Hundreds of residents of Kiryat Arba and its surroundings stood last Friday on the starting line of the “Race of the Patriarchs.”

The Jewish fellows tied up their beards and affixed their skullcaps with clips in preparation for the race, and soldiers fanned out the length of the course, right up to Hebron’s Cave of the Patriarchs. And who won? A standing ovation for Abdullah Musrawwa (41), an Israeli Arab from the running group Ayalot, who made his way from his village of Kufr Qara in the North in order to participate in the race of the settlers.
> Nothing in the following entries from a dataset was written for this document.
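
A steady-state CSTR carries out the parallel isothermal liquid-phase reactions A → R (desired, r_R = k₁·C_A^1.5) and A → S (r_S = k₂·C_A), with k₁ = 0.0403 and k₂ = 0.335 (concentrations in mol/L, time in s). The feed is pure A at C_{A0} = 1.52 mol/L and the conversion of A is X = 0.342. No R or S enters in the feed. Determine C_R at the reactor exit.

0.0558 mol/L

Exit C_A = C_{A0}(1−X) = 1.52×0.658 = 1.000 mol/L.
A CSTR operates uniformly at the exit composition, giving r_R = 0.04031 and r_S = 0.3351 (each k·C_A^n at C_A = 1.000).
Fraction of consumed A going to R: r_R/(r_R+r_S) = 0.1074.
C_R = 0.1074·C_{A0}·X = 0.1074×1.52×0.342 = 0.0558 mol/L.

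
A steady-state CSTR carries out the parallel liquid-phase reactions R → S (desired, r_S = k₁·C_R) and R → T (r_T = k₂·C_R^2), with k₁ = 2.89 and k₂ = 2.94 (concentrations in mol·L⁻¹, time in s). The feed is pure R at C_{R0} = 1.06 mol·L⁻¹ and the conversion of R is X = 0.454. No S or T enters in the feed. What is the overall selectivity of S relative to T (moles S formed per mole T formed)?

1.70

Exit C_R = C_{R0}(1−X) = 1.06×0.546 = 0.5788 mol·L⁻¹.
In a CSTR the entire volume is at exit conditions, so r_S = 2.89×0.5788 = 1.673 and r_T = 2.94×0.5788^2 = 0.9848.
Overall selectivity = C_S/C_T = r_Sτ/(r_Tτ) = r_S/r_T = 1.70.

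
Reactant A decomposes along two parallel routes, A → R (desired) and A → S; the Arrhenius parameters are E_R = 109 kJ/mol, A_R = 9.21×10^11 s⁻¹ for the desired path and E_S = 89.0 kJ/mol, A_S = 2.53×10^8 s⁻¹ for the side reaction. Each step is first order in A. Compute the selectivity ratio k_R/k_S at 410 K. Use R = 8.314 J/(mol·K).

10.3

k_R/k_S = (A_R/A_S)·exp[−(E_R−E_S)/(RT)] = (A_R/A_S)·exp[(E_S−E_R)/(RT)].
(E_S−E_R)/(RT) = (89.0−109)×10³/(8.314×410) = -20000/3409 = -5.867.
k_R/k_S = (9.21×10^11/2.53×10^8)·exp(-5.867) = 3640 × 0.002831 = 10.3.
Since E_R > E_S, raising the temperature improves selectivity toward R.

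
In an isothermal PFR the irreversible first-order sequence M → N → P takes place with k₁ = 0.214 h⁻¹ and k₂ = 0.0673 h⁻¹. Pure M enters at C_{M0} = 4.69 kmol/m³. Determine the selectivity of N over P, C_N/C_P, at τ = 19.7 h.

Solving the coupled first-order balances gives C_N(τ) = [k₁/(k₂−k₁)]·C_{M0}·(e^(−k₁τ) − e^(−k₂τ)).
e^(−k₁τ) = e^(−0.214×19.7) = e^(−4.216) = 0.01476; e^(−k₂τ) = e^(−1.326) = 0.2656.
C_N = 0.214×4.69/(0.0673−0.214) × (0.01476−0.2656) = (-6.842)×(-0.2508) = 1.716 kmol/m³.
C_M = C_{M0}e^(−k₁τ) = 0.06923 kmol/m³, so C_P = C_{M0}−C_M−C_N = 2.905 kmol/m³; C_N/C_P = 0.591.

0.591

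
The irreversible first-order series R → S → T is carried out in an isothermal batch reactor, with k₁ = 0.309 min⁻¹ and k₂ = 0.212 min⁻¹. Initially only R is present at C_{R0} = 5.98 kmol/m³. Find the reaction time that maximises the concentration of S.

For first-order series the maximum of C_S occurs at t_opt = ln(k₂/k₁)/(k₂−k₁).
= ln(0.212/0.309)/(0.212−0.309) = ln(0.6861)/-0.09700 = -0.3768/-0.09700 = 3.88 min.

3.88 min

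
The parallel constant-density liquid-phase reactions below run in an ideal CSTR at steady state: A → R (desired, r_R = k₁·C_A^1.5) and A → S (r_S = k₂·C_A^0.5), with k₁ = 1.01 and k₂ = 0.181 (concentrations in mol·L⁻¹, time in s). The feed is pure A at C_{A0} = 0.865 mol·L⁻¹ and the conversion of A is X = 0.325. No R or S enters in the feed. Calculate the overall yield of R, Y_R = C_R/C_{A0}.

0.249

Exit C_A = C_{A0}(1−X) = 0.865×0.675 = 0.5839 mol·L⁻¹.
In a CSTR the entire volume is at exit conditions, so r_R = 1.01×0.5839^1.5 = 0.4506 and r_S = 0.181×0.5839^0.5 = 0.1383.
Fraction of consumed A going to R: r_R/(r_R+r_S) = 0.7652.
C_R = 0.7652·C_{A0}·X = 0.7652×0.865×0.325 = 0.215 mol·L⁻¹; Y_R = C_R/C_{A0} = 0.249.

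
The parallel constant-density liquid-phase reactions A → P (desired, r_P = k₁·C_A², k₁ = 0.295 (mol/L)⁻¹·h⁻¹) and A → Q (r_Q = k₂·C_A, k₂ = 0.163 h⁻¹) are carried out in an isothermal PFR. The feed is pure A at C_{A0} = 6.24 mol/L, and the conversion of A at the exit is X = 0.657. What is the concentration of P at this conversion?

C_A = C_{A0}(1−X) = 2.140 mol/L.
Along a PFR/batch, dC_Q/dC_A = −r_Q/(r_P+r_Q) = −k₂/(k₂+k₁·C_A).
Integrating from C_{A0} to C_A: C_Q = (0.163/0.295)·ln[(0.163+0.295·6.24)/(0.163+0.295·2.14)] = 0.5525·ln(2.004/0.7944) = 0.5112 mol/L.
Then C_P = (C_{A0}−C_A) − C_Q = 4.100 − 0.5112 = 3.588 mol/L.

3.59 mol/L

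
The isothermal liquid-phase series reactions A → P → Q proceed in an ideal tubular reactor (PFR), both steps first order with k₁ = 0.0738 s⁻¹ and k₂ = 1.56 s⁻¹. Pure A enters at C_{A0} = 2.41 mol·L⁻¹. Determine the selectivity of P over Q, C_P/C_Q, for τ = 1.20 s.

0.805

For first-order series with pure A initially, C_P(τ) = k₁C_{A0}/(k₂−k₁)·(e^(−k₁τ) − e^(−k₂τ)).
e^(−k₁τ) = e^(−0.0738×1.20) = e^(−0.08856) = 0.9152; e^(−k₂τ) = e^(−1.872) = 0.1538.
C_P = 0.0738×2.41/(1.56−0.0738) × (0.9152−0.1538) = 0.1197×0.7614 = 0.09112 mol·L⁻¹.
C_A = C_{A0}e^(−k₁τ) = 2.206 mol·L⁻¹, so C_Q = C_{A0}−C_A−C_P = 0.1131 mol·L⁻¹; C_P/C_Q = 0.805.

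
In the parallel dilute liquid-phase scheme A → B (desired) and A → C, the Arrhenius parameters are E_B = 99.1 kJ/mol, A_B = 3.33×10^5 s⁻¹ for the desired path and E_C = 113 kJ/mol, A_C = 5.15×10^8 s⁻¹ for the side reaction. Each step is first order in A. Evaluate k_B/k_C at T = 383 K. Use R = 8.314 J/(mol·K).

With equal orders, S_{B/C} = k_B/k_C = (A_B/A_C)·exp[(E_C−E_B)/(RT)].
(E_C−E_B)/(RT) = (113−99.1)×10³/(8.314×383) = 13900/3184 = 4.365.
k_B/k_C = (3.33×10^5/5.15×10^8)·exp(4.365) = 6.466×10^-4 × 78.67 = 0.0509.
Since E_B < E_C, lowering the temperature improves selectivity toward B.

0.0509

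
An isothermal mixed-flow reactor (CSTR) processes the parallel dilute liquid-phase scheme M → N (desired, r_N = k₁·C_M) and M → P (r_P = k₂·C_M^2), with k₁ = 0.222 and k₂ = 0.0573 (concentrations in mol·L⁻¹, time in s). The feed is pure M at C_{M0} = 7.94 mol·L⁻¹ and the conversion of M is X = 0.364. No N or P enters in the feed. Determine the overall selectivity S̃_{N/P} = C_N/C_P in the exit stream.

0.767

Exit C_M = C_{M0}(1−X) = 7.94×0.636 = 5.050 mol·L⁻¹.
In a CSTR the entire volume is at exit conditions, so r_N = 0.222×5.050 = 1.121 and r_P = 0.0573×5.050^2 = 1.461.
Overall selectivity = C_N/C_P = r_Nτ/(r_Pτ) = r_N/r_P = 0.767.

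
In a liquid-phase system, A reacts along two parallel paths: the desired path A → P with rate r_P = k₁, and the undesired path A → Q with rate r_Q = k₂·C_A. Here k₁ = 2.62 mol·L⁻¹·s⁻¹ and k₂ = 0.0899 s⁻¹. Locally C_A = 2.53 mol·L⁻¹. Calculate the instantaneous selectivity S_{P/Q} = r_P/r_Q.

11.5

S_{P/Q} = r_P/r_Q = (k₁)/(k₂·C_A) = (k₁/k₂)·C_A⁻¹.
= (2.62) / (0.0899×2.530) = 2.620/0.2274 = 11.5.
The undesired path is higher order in A, so low C_A (CSTR or dilute feed) favours P.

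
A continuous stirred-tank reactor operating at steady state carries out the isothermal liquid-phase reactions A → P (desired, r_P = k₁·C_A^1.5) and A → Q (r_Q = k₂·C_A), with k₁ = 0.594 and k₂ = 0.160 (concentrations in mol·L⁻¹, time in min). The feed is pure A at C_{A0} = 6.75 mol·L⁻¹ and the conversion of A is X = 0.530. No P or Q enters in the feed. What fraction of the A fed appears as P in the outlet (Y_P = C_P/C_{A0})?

0.460

Exit C_A = C_{A0}(1−X) = 6.75×0.470 = 3.172 mol·L⁻¹.
Rates in a CSTR are evaluated at the outlet concentration: r_P = 0.594×3.172^1.5 = 3.357, r_Q = 0.160×3.172 = 0.5076.
Fraction of consumed A going to P: r_P/(r_P+r_Q) = 0.8686.
C_P = 0.8686·C_{A0}·X = 0.8686×6.75×0.530 = 3.11 mol·L⁻¹; Y_P = C_P/C_{A0} = 0.460.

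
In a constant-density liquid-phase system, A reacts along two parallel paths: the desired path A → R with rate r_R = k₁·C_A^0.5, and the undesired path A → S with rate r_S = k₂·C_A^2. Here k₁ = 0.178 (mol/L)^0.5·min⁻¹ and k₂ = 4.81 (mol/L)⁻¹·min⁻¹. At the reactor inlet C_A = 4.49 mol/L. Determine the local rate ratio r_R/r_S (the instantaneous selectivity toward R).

0.00389

S_{R/S} = r_R/r_S = (k₁·C_A^0.5)/(k₂·C_A^2) = (k₁/k₂)·C_A^-1.5.
= (0.178×4.490^0.5) / (4.81×4.490^2) = 0.3772/96.97 = 0.00389.
The undesired path is higher order in A, so low C_A (CSTR or dilute feed) favours R.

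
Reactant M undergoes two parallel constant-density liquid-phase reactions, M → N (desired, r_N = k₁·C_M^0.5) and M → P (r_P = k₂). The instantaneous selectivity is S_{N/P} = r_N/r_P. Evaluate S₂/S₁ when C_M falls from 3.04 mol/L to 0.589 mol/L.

0.440

S_{N/P} = (k₁/k₂)·C_M^0.5, so S₂/S₁ = (C_{M,2}/C_{M,1})^0.5.
= (0.589/3.04)^0.5 = (0.1937)^0.5 = 0.440.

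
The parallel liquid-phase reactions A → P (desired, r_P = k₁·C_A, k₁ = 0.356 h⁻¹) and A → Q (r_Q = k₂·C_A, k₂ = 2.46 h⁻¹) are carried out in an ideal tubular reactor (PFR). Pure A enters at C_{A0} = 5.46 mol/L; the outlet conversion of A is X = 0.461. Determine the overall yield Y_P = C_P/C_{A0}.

C_A = C_{A0}(1−X) = 2.943 mol/L.
Both paths are first order in A, so the instantaneous fraction to P is constant: dC_P/d(−C_A) = k₁/(k₁+k₂) = 0.1264.
C_P = 0.1264·(C_{A0}−C_A) = 0.1264×2.517 = 0.318 mol/L.
Y_P = C_P/C_{A0} = 0.3182/5.46 = 0.0583.

0.0583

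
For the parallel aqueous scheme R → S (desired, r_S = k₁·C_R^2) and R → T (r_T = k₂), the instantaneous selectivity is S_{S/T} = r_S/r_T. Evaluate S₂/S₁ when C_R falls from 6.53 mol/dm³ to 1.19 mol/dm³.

0.0332

S_{S/T} = (k₁/k₂)·C_R^2, so S₂/S₁ = (C_{R,2}/C_{R,1})^2.
= (1.19/6.53)^2 = (0.1822)^2 = 0.0332.
Selectivity toward S falls as C_R falls — high-concentration operation is favoured.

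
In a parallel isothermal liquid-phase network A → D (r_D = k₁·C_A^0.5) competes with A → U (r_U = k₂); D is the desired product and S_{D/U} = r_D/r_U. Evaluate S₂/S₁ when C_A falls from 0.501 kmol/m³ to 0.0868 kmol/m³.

S_{D/U} = (k₁/k₂)·C_A^0.5, so S₂/S₁ = (C_{A,2}/C_{A,1})^0.5.
= (0.0868/0.501)^0.5 = (0.1733)^0.5 = 0.416.

0.416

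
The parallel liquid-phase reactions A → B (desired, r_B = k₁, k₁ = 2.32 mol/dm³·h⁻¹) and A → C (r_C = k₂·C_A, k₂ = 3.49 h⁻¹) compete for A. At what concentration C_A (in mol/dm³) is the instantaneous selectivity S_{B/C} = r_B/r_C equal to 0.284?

2.34 mol/dm³

S_{B/C} = (k₁/k₂)·C_A⁻¹ ⇒ C_A = (S·k₂/k₁)^(-1).
= (0.284×3.49/2.32)^(-1) = (0.4272)^(-1) = 2.34 mol/dm³.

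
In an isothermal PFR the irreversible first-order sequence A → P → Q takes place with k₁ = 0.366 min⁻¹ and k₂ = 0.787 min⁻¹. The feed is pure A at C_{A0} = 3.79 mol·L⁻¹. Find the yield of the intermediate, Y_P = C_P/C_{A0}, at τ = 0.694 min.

For first-order series with pure A initially, C_P(τ) = k₁C_{A0}/(k₂−k₁)·(e^(−k₁τ) − e^(−k₂τ)).
e^(−k₁τ) = e^(−0.366×0.694) = e^(−0.2540) = 0.7757; e^(−k₂τ) = e^(−0.5462) = 0.5792.
C_P = 0.366×3.79/(0.787−0.366) × (0.7757−0.5792) = 3.295×0.1965 = 0.6475 mol·L⁻¹.
Y_P = C_P/C_{A0} = 0.6475/3.79 = 0.171.

0.171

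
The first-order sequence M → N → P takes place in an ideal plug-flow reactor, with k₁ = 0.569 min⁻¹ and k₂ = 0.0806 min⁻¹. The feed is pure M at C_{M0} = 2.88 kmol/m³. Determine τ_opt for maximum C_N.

The intermediate peaks when r₁ = r₂, i.e. k₁e^(−k₁τ) = k₂e^(−k₂τ), giving τ_opt = ln(k₂/k₁)/(k₂−k₁).
= ln(0.0806/0.569)/(0.0806−0.569) = ln(0.1417)/-0.4884 = -1.954/-0.4884 = 4.00 min.

4.00 min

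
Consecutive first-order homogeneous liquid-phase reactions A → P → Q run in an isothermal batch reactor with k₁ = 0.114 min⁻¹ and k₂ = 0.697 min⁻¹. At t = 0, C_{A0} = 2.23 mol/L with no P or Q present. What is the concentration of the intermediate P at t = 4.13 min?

0.248 mol/L

The intermediate concentration in a first-order A→B→C sequence is C_P = k₁C_{A0}(e^(−k₁t) − e^(−k₂t))/(k₂−k₁).
e^(−k₁t) = e^(−0.114×4.13) = e^(−0.4708) = 0.6245; e^(−k₂t) = e^(−2.879) = 0.05621.
C_P = 0.114×2.23/(0.697−0.114) × (0.6245−0.05621) = 0.4361×0.5683 = 0.2478 mol/L.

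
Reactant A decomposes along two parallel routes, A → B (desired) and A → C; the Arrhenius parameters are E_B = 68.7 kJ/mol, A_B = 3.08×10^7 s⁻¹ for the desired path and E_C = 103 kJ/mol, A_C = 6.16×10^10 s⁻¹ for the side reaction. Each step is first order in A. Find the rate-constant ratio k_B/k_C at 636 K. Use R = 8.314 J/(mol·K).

0.328

With equal orders, S_{B/C} = k_B/k_C = (A_B/A_C)·exp[(E_C−E_B)/(RT)].
(E_C−E_B)/(RT) = (103−68.7)×10³/(8.314×636) = 34300/5288 = 6.487.
k_B/k_C = (3.08×10^7/6.16×10^10)·exp(6.487) = 5.000×10^-4 × 656.4 = 0.328.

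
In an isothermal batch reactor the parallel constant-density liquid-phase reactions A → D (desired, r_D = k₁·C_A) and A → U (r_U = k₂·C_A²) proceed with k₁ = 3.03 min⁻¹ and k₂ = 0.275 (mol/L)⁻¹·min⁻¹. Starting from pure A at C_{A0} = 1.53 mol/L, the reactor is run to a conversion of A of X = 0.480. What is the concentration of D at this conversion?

C_A = C_{A0}(1−X) = 0.7956 mol/L.
Along a PFR/batch, dC_D/dC_A = −r_D/(r_D+r_U) = −k₁/(k₁+k₂·C_A).
Integrating from C_{A0} to C_A: C_D = (3.03/0.275)·ln[(3.03+0.275·1.53)/(3.03+0.275·0.796)] = 11.02·ln(3.451/3.249) = 0.6645 mol/L.

0.664 mol/L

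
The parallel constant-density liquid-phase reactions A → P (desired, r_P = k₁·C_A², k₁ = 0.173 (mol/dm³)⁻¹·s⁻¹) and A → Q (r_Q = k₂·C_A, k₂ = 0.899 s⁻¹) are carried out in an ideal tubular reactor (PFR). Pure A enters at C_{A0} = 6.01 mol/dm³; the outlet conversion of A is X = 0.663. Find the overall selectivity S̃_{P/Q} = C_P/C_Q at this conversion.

C_A = C_{A0}(1−X) = 2.025 mol/dm³.
Along a PFR/batch, dC_Q/dC_A = −r_Q/(r_P+r_Q) = −k₂/(k₂+k₁·C_A).
Integrating from C_{A0} to C_A: C_Q = (0.899/0.173)·ln[(0.899+0.173·6.01)/(0.899+0.173·2.03)] = 5.197·ln(1.939/1.249) = 2.283 mol/dm³.
Then C_P = (C_{A0}−C_A) − C_Q = 3.985 − 2.283 = 1.701 mol/dm³.
S̃_{P/Q} = C_P/C_Q = 1.701/2.283 = 0.745.

0.745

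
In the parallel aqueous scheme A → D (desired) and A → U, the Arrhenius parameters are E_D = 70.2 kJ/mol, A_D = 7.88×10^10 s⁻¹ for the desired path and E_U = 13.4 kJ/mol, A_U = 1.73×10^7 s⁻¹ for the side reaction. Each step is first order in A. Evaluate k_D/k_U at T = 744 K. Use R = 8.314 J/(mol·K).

k_D/k_U = (A_D/A_U)·exp[−(E_D−E_U)/(RT)] = (A_D/A_U)·exp[(E_U−E_D)/(RT)].
(E_U−E_D)/(RT) = (13.4−70.2)×10³/(8.314×744) = -56800/6186 = -9.183.
k_D/k_U = (7.88×10^10/1.73×10^7)·exp(-9.183) = 4555 × 1.028×10^-4 = 0.468.

0.468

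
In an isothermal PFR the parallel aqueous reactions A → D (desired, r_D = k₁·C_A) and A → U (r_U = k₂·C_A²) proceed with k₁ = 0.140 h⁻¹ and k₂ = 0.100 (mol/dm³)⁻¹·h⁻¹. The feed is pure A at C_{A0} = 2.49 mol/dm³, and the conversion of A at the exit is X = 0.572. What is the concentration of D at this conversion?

0.638 mol/dm³

C_A = C_{A0}(1−X) = 1.066 mol/dm³.
Along a PFR/batch, dC_D/dC_A = −r_D/(r_D+r_U) = −k₁/(k₁+k₂·C_A).
Integrating from C_{A0} to C_A: C_D = (0.140/0.100)·ln[(0.140+0.100·2.49)/(0.140+0.100·1.07)] = 1.400·ln(0.3890/0.2466) = 0.6383 mol/dm³.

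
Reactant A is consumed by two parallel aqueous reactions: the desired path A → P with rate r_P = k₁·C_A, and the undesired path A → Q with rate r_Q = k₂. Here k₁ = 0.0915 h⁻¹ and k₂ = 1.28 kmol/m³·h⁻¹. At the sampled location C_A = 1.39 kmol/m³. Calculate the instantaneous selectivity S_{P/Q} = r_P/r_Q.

S_{P/Q} = r_P/r_Q = (k₁·C_A)/(k₂) = (k₁/k₂)·C_A.
= (0.0915×1.390) / (1.28) = 0.1272/1.280 = 0.0994.
Since the desired path is higher order in A, keeping C_A high (PFR or concentrated feed) favours P.

0.0994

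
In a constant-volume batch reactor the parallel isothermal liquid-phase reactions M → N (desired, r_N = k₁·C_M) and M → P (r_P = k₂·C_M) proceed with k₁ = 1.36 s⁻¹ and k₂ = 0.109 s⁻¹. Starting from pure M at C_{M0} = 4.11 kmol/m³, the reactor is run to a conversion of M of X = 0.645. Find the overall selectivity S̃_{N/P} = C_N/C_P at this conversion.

C_M = C_{M0}(1−X) = 1.459 kmol/m³.
Both paths are first order in M, so the instantaneous fraction to N is constant: dC_N/d(−C_M) = k₁/(k₁+k₂) = 0.9258.
C_N = 0.9258·(C_{M0}−C_M) = 0.9258×2.651 = 2.45 kmol/m³.
C_P = (C_{M0}−C_M)−C_N = 0.1967 kmol/m³; S̃_{N/P} = 2.454/0.1967 = 12.5.

12.5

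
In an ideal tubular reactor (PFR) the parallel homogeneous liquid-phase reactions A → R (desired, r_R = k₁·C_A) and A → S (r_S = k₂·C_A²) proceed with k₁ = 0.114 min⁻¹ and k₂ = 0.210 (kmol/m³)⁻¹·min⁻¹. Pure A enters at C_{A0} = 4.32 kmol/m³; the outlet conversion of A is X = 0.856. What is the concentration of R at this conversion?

0.776 kmol/m³

C_A = C_{A0}(1−X) = 0.6221 kmol/m³.
Along a PFR/batch, dC_R/dC_A = −r_R/(r_R+r_S) = −k₁/(k₁+k₂·C_A).
Integrating from C_{A0} to C_A: C_R = (0.114/0.210)·ln[(0.114+0.210·4.32)/(0.114+0.210·0.622)] = 0.5429·ln(1.021/0.2446) = 0.7757 kmol/m³.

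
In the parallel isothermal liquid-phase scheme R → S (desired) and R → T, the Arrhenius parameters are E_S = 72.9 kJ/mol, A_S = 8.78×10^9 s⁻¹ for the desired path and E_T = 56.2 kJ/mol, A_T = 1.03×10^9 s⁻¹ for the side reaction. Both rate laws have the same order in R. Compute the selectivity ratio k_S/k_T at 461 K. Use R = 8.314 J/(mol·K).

k_S/k_T = (A_S/A_T)·exp[−(E_S−E_T)/(RT)] = (A_S/A_T)·exp[(E_T−E_S)/(RT)].
(E_T−E_S)/(RT) = (56.2−72.9)×10³/(8.314×461) = -16700/3833 = -4.357.
k_S/k_T = (8.78×10^9/1.03×10^9)·exp(-4.357) = 8.524 × 0.01281 = 0.109.
Since E_S > E_T, raising the temperature improves selectivity toward S.

0.109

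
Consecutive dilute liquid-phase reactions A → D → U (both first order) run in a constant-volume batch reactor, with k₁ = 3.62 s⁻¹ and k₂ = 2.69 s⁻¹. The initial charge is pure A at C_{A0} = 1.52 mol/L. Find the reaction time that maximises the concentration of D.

Setting dC_D/dt = 0 gives t_opt = ln(k₂/k₁)/(k₂−k₁).
= ln(2.69/3.62)/(2.69−3.62) = ln(0.7431)/-0.9300 = -0.2969/-0.9300 = 0.319 s.

0.319 s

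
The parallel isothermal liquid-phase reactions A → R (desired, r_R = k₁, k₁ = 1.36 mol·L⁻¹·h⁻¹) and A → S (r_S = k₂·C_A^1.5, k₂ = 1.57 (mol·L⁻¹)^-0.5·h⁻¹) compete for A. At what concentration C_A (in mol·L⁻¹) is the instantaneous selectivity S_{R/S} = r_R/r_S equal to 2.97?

S_{R/S} = (k₁/k₂)·C_A^-1.5 ⇒ C_A = (S·k₂/k₁)^(1/(-1.5)).
= (2.97×1.57/1.36)^(-0.6667) = (3.429)^(-0.6667) = 0.440 mol·L⁻¹.

0.440 mol·L⁻¹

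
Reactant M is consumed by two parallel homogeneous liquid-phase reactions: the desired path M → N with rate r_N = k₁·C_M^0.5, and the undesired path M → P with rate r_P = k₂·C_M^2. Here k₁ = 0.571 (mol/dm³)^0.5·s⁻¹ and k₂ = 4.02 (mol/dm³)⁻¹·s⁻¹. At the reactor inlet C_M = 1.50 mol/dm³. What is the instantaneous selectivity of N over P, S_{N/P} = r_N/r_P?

0.0773

S_{N/P} = r_N/r_P = (k₁·C_M^0.5)/(k₂·C_M^2) = (k₁/k₂)·C_M^-1.5.
= (0.571×1.500^0.5) / (4.02×1.500^2) = 0.6993/9.045 = 0.0773.
The undesired path is higher order in M, so low C_M (CSTR or dilute feed) favours N.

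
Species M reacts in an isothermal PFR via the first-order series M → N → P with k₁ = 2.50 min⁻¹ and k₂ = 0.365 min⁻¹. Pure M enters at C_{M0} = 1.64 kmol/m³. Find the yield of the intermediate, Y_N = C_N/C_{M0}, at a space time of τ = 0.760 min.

0.712

The intermediate concentration in a first-order A→B→C sequence is C_N = k₁C_{M0}(e^(−k₁τ) − e^(−k₂τ))/(k₂−k₁).
e^(−k₁τ) = e^(−2.50×0.760) = e^(−1.900) = 0.1496; e^(−k₂τ) = e^(−0.2774) = 0.7578.
C_N = 2.50×1.64/(0.365−2.50) × (0.1496−0.7578) = (-1.920)×(-0.6082) = 1.168 kmol/m³.
Y_N = C_N/C_{M0} = 1.168/1.64 = 0.712.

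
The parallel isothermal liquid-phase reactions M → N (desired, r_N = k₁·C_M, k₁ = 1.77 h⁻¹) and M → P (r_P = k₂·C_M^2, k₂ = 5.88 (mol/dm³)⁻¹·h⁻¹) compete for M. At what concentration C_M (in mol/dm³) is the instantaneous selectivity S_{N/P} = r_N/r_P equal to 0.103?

2.92 mol/dm³

S_{N/P} = (k₁/k₂)·C_M⁻¹ ⇒ C_M = (S·k₂/k₁)^(-1).
= (0.103×5.88/1.77)^(-1) = (0.3422)^(-1) = 2.92 mol/dm³.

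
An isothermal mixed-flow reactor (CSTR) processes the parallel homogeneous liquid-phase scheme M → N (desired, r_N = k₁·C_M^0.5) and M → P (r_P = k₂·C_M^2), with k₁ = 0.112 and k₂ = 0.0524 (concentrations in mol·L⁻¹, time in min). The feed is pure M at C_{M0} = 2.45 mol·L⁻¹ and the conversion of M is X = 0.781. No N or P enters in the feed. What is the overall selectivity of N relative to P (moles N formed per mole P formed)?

Exit C_M = C_{M0}(1−X) = 2.45×0.219 = 0.5365 mol·L⁻¹.
Rates in a CSTR are evaluated at the outlet concentration: r_N = 0.112×0.5365^0.5 = 0.08204, r_P = 0.0524×0.5365^2 = 0.01509.
Overall selectivity = C_N/C_P = r_Nτ/(r_Pτ) = r_N/r_P = 5.44.

5.44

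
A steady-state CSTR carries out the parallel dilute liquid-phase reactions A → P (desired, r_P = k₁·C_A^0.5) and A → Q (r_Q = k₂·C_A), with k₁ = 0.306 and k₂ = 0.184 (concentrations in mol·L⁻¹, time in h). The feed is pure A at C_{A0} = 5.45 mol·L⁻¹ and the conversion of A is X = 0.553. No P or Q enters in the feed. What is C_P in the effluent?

1.55 mol·L⁻¹

Exit C_A = C_{A0}(1−X) = 5.45×0.447 = 2.436 mol·L⁻¹.
A CSTR operates uniformly at the exit composition, giving r_P = 0.4776 and r_Q = 0.4483 (each k·C_A^n at C_A = 2.436).
Fraction of consumed A going to P: r_P/(r_P+r_Q) = 0.5159.
C_P = 0.5159·C_{A0}·X = 0.5159×5.45×0.553 = 1.55 mol·L⁻¹.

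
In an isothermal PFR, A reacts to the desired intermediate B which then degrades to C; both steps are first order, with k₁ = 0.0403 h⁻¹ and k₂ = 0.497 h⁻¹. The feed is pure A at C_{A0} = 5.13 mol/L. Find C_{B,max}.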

At the end of the day, the Arab racer stood at the head of the podium, and modestly received the trophy for his age category.

What did the locals say? “We were very sportsmanlike about it,” said Shlomo Halba, the manager of Kiryat Arba’s Athletic Department on Wednesday. “Runners come to us from all over the country, and we are happy to welcome an Arab runner for the first time. Despite the violent image that others try to attach to us, Kiryat Arba is, first and foremost, a symbol of humanity. We try to be good neighbors with everyone, including the Arabs. We are happy and proud that Abdullah accepted the trophy. If only he would bring all his fellows next year.”

After he ran those five kilometers at great speed,  Musrawwa received the trophy from none other than the head of the local council, Malachi Levinger—son of Rabbi Moshe Levinger,  the foremost ideologue of the early settler movement.

“You want the truth? The truth is that I was very moved because it was Kiryat Arba,” Abdullah confessed. “Before I made the trip, I consulted with several people in my sector, and they said that there’s some tension. I came quietly and tried not to attract attention, but the minute I began, everything went smoothly.”

What does he think about the way he was received? “Malachi was really moved and gave me a wonderful feeling. He said ‘thanks so much for coming,’ that made me happy and gave me a push. Inshallah, next time I’m bringing with me all my friends in my community.”

The runner from Kufr Qara does not stop. He intends to race on Thursday in the Menachem Begin race in Jerusalem in the hope of earning another trophy identified with the Israeli right.